I am brought back to reality only by the
sound of a car or truck occasionally speeding down the country highway,
disturbing the silent slumber that surrounds me. It’s strange.
I probably wouldn’t have noticed the sound in any other place. But here the mechanical roaring of the engine
seems blasphemous, breaking the purity of the natural setting. It’s out of place, and I am upset that it has
forced me out of the mystical world and back into reality, a reality where we
are surrounded everyday by violent noises that we ourselves have created ripping
through our existence. Here, in this
place, however, I am capable of escaping that world. Here I cannot only hear the whispering of the
wind and the subtle shifting of the life that inhabits the surrounding woods,
but I can also hear that still small voice that through me runs, that voice
that is drowned out by the roar of engines, the squeal of sirens, and the
constant murmur of the meaningless chatter that surrounds us all.

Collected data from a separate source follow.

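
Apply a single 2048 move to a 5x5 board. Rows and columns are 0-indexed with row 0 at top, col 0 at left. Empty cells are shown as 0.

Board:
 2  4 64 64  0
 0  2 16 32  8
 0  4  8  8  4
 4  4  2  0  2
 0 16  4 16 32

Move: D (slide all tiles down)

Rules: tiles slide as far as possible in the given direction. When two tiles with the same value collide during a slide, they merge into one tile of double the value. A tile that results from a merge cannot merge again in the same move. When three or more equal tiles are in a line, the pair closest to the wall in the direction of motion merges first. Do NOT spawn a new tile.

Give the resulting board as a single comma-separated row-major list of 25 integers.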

In this place, I can hear that voice that
whispers to us, linking us all to not only the world in which we live but also
to one another. As I sit in this quiet place surrounded by my
family, living and dead, listening to the peaceful sounds of nature being
destroyed by an encroaching mechanical world, I can’t help but regret the
progress that we have made, the gradual loss of our humanity, and the slow
destruction of the voice that speaks to us through silence. I am forced to “lament what man has made of
man.”
Beautiful, Holly. I would love to hear your grandmother's words and how she describes her sister, her brother, her mother. Lovely work describing this peaceful setting and then that truck...Thank you!